Mientras tanto, aleccionada sobre la necesidad de seguir de cerca los movimientos del Che, la inteligencia norteamericana vigilaba estrechamente sus actividades en Rusia. El 31 de agosto, un despacho de la CIA advirtió que la «composición» de la delegación del Che Guevara a la Unión Soviética «indica que [ésta] podría tener una misión más amplia que es [sic] su agenda anunciada, relacionada con asuntos industriales. Guevara está acompañado por Emilio Aragonés, quien aparentemente no tiene formación ni experiencia en asuntos económicos o industriales. La misión Guevara fue recibida en el aeropuerto por funcionarios económicos soviéticos y por el viceprimer ministro Kosiguin, miembro del Presidium del partido soviético».
Cuando el Che volvió a La Habana, el 6 de septiembre, los norteamericanos ya habían detectado la creciente presencia militar soviética. Los aviones de reconocimiento U-2 habían descubierto el emplazamiento de los nuevos SAM-2 y los misiles crucero de defensa costera. Los especialistas aseguraban a Kennedy que éstos no amenazaban la seguridad nacional de Estados Unidos, pero su presencia era una señal que no se podía pasar por alto. El 4 de septiembre, Kennedy había enviado a su hermano menor Robert, ministro de Justicia, a discutir la escalada con el embajador soviético en Estados Unidos, Anatoli Dobrinin. Éste le había transmitido el mensaje de Jrushov de que no se había emplazado «armamento ofensivo» en Cuba sino armas destinadas exclusivamente a la «defensa» de la isla.
Pero la Casa Blanca sospechaba. Las últimas fotografías aéreas indicaban la posible construcción de una base de submarinos soviéticos. Kennedy anunció públicamente que Estados Unidos había detectado la presencia no sólo de los SAM sino también de un número creciente de personal militar soviético. Admitió que no tenía pruebas de la presencia de tropas de combate del bloque soviético ni de misiles ofensivos tierra-tierra, pero advirtió que su presencia daría lugar a una «situación gravísima».
Al día siguiente, Kennedy pidió al Congreso que autorizara la convocatoria de hasta ciento cincuenta mil reservistas de ejército. Washington anunció su intención de realizar ejercicios militares en el Caribe a mediados de octubre, que Cuba denunció como una prueba de sus intenciones de invadirla. Dobrinin repitió que Moscú proporcionaba «solamente» armas defensivas a la isla.

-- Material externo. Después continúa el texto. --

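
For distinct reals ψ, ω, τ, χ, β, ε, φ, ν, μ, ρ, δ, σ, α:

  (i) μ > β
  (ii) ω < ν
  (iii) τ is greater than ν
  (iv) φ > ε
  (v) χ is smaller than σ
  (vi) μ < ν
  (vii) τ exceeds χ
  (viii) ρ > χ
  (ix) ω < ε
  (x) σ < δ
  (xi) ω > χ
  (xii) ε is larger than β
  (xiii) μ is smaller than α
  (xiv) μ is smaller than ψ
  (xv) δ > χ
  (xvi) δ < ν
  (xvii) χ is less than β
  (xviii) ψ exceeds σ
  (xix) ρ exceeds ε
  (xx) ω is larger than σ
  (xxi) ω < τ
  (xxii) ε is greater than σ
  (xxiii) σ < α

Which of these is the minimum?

χ

σ is not least since χ < σ; β is not least since χ < β; μ is not least since β < μ; ψ is not least since μ < ψ; ω is not least since χ < ω; ε is not least since σ < ε; δ is not least since χ < δ; φ is not least since ε < φ; ν is not least since μ < ν; τ is not least since ω < τ; ρ is not least since χ < ρ; α is not least since σ < α.
Only χ has nothing below it, so χ is the minimum.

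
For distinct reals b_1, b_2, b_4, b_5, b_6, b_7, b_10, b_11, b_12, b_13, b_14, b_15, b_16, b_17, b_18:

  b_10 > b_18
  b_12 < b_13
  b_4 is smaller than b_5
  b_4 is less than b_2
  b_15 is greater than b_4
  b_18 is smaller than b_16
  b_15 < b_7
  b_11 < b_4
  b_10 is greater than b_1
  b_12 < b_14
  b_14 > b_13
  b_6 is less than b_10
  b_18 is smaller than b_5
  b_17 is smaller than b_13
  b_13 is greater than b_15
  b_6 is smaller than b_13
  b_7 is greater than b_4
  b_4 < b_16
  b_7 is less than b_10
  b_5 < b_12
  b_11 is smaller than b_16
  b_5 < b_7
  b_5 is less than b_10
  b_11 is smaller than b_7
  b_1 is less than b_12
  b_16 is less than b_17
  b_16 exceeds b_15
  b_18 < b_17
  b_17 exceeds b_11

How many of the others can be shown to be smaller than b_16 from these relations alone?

The elements the relations force below b_16 are b_11, b_18, b_4, b_15 — no chain reaches any other.
That is 4.

4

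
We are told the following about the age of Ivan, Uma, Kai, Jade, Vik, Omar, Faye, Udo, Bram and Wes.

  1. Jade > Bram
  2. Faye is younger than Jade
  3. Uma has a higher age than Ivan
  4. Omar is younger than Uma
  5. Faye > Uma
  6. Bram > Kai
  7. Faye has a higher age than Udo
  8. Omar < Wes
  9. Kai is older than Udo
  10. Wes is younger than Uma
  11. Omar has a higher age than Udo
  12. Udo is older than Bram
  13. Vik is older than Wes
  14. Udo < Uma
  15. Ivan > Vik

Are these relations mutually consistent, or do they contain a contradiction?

inconsistent

Chaining the given relations yields Kai < Bram < Udo, so Kai < Udo. But one relation states Udo < Kai. These cannot both hold.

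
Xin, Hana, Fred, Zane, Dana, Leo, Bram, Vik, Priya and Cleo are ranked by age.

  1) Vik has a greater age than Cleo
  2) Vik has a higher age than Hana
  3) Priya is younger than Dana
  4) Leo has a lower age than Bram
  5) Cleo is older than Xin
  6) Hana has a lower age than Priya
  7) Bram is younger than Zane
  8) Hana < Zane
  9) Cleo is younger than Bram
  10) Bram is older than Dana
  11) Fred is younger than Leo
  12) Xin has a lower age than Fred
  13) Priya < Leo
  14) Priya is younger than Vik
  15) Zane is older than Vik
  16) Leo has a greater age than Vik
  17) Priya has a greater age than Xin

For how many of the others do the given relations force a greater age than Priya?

5

Directly above Priya: Vik, Leo, Dana.
One step further: Bram, Zane (5 so far).
Nothing else is reachable above Priya; 5 in all.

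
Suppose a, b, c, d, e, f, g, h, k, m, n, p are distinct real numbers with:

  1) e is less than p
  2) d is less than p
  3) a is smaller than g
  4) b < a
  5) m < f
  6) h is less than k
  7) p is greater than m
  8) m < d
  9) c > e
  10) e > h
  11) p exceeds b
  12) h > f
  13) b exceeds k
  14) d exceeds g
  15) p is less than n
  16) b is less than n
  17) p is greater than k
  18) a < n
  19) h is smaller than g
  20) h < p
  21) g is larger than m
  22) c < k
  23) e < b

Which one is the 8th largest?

c

Piecing the relations together gives one ordering: m < f < h < e < c < k < b < a < g < d < p < n.
The 8th largest is c.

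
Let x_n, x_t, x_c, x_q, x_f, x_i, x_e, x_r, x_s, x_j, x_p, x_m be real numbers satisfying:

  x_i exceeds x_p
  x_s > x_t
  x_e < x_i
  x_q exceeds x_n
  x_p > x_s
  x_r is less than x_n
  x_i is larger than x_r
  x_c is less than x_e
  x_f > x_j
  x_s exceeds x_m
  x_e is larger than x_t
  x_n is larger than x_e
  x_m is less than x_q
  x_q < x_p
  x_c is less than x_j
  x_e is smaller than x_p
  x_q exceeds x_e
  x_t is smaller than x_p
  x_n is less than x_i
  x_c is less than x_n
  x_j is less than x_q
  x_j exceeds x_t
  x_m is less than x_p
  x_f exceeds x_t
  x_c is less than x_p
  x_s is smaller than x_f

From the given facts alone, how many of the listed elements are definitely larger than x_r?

The elements the relations force above x_r are x_n, x_q, x_p, x_i — no chain reaches any other.
That is 4.

4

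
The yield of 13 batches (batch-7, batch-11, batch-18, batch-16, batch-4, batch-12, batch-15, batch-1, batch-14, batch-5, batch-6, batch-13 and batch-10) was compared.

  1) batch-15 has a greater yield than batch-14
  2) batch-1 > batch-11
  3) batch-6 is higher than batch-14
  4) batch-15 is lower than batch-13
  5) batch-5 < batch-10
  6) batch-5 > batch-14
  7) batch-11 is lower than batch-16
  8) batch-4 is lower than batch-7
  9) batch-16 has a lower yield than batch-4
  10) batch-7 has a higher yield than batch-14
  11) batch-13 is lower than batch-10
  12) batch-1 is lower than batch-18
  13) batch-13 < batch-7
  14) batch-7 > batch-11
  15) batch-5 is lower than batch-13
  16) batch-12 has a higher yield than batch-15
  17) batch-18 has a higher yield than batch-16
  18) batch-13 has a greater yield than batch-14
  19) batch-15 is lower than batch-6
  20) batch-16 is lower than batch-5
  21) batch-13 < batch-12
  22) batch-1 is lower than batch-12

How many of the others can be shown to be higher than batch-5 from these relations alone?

4

The elements the relations force above batch-5 are batch-13, batch-12, batch-10, batch-7 — no chain reaches any other.
That is 4.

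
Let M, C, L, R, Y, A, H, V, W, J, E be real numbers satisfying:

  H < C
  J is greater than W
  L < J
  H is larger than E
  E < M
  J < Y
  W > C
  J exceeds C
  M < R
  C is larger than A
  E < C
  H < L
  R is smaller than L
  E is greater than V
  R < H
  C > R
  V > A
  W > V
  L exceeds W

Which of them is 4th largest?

Chaining the given pairs: A < V < E < M < R < H < C < W < L < J < Y.
The 4th largest is W.

W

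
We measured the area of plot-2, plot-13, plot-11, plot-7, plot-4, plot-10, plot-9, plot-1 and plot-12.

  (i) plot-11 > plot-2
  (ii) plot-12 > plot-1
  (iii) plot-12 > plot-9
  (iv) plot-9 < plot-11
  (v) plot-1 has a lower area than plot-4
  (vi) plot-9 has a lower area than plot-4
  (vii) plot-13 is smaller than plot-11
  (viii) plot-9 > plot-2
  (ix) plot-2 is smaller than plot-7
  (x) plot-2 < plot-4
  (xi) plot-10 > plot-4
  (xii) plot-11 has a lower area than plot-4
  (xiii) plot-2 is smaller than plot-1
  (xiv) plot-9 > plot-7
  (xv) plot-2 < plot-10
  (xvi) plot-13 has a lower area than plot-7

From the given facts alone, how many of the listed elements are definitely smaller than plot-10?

From plot-10 the given relations immediately reach plot-2, plot-4.
From those, plot-9, plot-11, plot-1 — 5 in total.
From those, plot-13, plot-7 — 7 in total.
Nothing else is reachable below plot-10; 7 in all.

7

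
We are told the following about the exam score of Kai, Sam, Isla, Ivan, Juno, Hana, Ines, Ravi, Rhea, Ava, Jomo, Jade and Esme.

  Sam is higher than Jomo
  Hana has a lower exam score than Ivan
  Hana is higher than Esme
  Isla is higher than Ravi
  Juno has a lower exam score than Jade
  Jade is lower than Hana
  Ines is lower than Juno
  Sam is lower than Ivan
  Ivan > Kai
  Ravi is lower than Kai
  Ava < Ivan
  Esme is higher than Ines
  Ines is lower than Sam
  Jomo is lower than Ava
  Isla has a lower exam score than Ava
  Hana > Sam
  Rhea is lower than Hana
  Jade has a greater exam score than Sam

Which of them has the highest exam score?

Ravi is not greatest since Ravi < Kai; Ines is not greatest since Ines < Juno; Juno is not greatest since Juno < Jade; Kai is not greatest since Kai < Ivan; Jomo is not greatest since Jomo < Sam; Sam is not greatest since Sam < Hana; Isla is not greatest since Isla < Ava; Esme is not greatest since Esme < Hana; Ava is not greatest since Ava < Ivan; Rhea is not greatest since Rhea < Hana; Jade is not greatest since Jade < Hana; Hana is not greatest since Hana < Ivan.
Only Ivan has nothing above it, so Ivan is the highest exam score.

Ivan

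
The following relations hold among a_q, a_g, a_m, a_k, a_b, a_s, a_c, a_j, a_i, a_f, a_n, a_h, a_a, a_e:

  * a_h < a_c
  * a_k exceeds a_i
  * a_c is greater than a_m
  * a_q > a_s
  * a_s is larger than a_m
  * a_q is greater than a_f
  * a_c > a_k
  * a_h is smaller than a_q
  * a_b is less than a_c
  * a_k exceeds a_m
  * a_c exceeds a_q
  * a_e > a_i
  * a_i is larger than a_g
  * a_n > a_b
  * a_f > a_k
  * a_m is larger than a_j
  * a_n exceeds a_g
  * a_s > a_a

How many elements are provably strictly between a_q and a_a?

Chaining upward from a_a reaches: a_s, a_c.
Chaining downward from a_q reaches: a_h, a_j, a_m, a_g, a_i, a_k, a_s, a_f.
Strictly between a_a and a_q are those in both lists: a_s — 1 element.

1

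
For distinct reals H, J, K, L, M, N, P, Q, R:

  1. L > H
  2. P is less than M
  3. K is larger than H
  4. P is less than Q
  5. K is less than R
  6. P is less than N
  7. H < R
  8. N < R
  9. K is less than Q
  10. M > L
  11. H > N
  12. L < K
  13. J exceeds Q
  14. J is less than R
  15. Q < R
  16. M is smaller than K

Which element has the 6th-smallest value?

Chaining the given pairs: P < N < H < L < M < K < Q < J < R.
Counting 6 from the smallest end gives K.

K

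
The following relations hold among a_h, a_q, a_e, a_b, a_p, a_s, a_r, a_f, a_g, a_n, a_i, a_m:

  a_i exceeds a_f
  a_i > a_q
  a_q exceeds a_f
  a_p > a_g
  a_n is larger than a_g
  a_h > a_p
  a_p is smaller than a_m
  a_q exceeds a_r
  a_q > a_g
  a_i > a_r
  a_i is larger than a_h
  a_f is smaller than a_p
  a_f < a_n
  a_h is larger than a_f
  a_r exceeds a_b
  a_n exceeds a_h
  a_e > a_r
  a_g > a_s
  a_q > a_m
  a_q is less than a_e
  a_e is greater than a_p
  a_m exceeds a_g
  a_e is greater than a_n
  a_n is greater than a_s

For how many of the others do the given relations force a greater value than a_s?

8

The elements the relations force above a_s are a_g, a_p, a_h, a_n, a_m, a_q, a_i, a_e — no chain reaches any other.
That is 8.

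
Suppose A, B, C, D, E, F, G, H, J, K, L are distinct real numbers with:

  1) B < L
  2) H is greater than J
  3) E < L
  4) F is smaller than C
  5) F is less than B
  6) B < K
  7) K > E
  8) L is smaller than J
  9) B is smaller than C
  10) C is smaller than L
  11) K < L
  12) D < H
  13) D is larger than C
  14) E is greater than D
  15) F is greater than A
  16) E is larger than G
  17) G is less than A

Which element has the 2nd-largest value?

The consecutive relations fix a unique order: G < A < F < B < C < D < E < K < L < J < H.
Counting 2 from the largest end gives J.

J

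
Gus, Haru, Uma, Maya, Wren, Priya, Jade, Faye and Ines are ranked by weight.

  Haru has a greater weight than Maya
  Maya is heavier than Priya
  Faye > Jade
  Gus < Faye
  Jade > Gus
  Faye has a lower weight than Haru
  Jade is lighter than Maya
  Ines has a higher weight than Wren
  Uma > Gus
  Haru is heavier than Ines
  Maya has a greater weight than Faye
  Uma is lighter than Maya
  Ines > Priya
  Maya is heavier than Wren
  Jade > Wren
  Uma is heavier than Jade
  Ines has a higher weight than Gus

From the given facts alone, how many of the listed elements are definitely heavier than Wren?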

La tensión aumentaba día a día, a medida que se filtraban más detalles sobre la concentración de fuerzas soviéticas. Estados Unidos, la Unión Soviética y Cuba cruzaban acusaciones y desmentidos. Pero el 9 de septiembre, los analistas de la inteligencia norteamericana tomaron nota de ciertas frases inquietantes del Che durante una recepción en la embajada brasileña en La Habana. En declaraciones a un periodista, dijo que el acuerdo de ayuda militar soviética a Cuba era «un suceso histórico» que anunciaba una modificación de las relaciones de fuerza entre Oriente y Occidente; en su opinión, la balanza se inclinaba a favor de la Unión Soviética. Según un despacho secreto, llegó a decir que «Estados Unidos no tiene más remedio que ceder». El despacho dijo en conclusión: «Aparentemente cree que la ayuda militar soviética a Cuba es un gesto de gran importancia».
Efectivamente, lo fue, como Estados Unidos y el mundo entero estaban a punto de comprender. En pocas semanas más, el acuerdo concertado por el Che llevaría al mundo al borde de la guerra nuclear.